Greece And Ferry To Italy

We stayed several days on the beach, south of Thessaloniki on the Aegean coast.  We swam in the sea which was great fun as the weather was hot and windy.  The magnificent Mount Olympus, topped with swirling grey clouds and snow on its highest peaks, served as an unlikely backdrop to our beach activities.

Impossible to photograph Mount Olympus

There were storms in the area and thunder constantly rumbled through the mountains and you could understand why, in days gone by, folk imagined Zeus, Apollo and the other ancient gods talking to each other in thunderous tones on Mount Olympus.

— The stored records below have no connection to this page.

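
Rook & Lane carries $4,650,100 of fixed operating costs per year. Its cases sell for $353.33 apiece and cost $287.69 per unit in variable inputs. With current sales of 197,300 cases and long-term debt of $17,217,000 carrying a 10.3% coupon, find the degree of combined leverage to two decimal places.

1.98

Total contribution margin = 197,300 × $65.64 = $12,950,772.00.
Operating income = contribution − fixed costs = $12,950,772.00 − $4,650,100 = $8,300,672.00. Interest = $1,773,351.00, so EBIT − I = $6,527,321.00.
Degree of total leverage = total CM / (EBIT − interest) = $12,950,772.00 / $6,527,321.00 = 1.9841.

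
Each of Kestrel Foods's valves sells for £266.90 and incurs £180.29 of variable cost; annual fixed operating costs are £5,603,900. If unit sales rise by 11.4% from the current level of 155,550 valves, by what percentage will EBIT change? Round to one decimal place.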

When we said goodbye to our lovely beach, we drove west towards the port of Igoumenitsa where we would take the ferry to Brindisi, Italy. The drive through the mountains was spectacular, although there were so many tunnels that the view was constantly interrupted – some tunnels were over 3k long.  There were toll booths every thirty miles or so, charging us more than €5 each time – the whole trip probably cost us €35.

At one point we drove through a violent hail storm which instantly reduced visibility to just a few feet.  We had to slow to a crawl and put on our hazard warning lights. The van in front of us actually came to an abrupt halt, which was not the safest manoeuvre in such low visibility. We managed to drive around him and gingerly proceeded. The temperature had dropped from 25° to 15° but ten minutes later the sun was out again.  We spotted a pair of motor cyclists sheltering from the deluge under a bridge. They were stripped to their underwear and were hurriedly changing into dry clothes (sorry, no photo!).

Lined Up With The Big Boys For Ferry To Brindisi

We reached Igoumenitsa mid afternoon and purchased our ferry tickets to Italy, €360 including a cabin.  The ferry left at midnight and arrived in Brindisi the following morning at 9 am.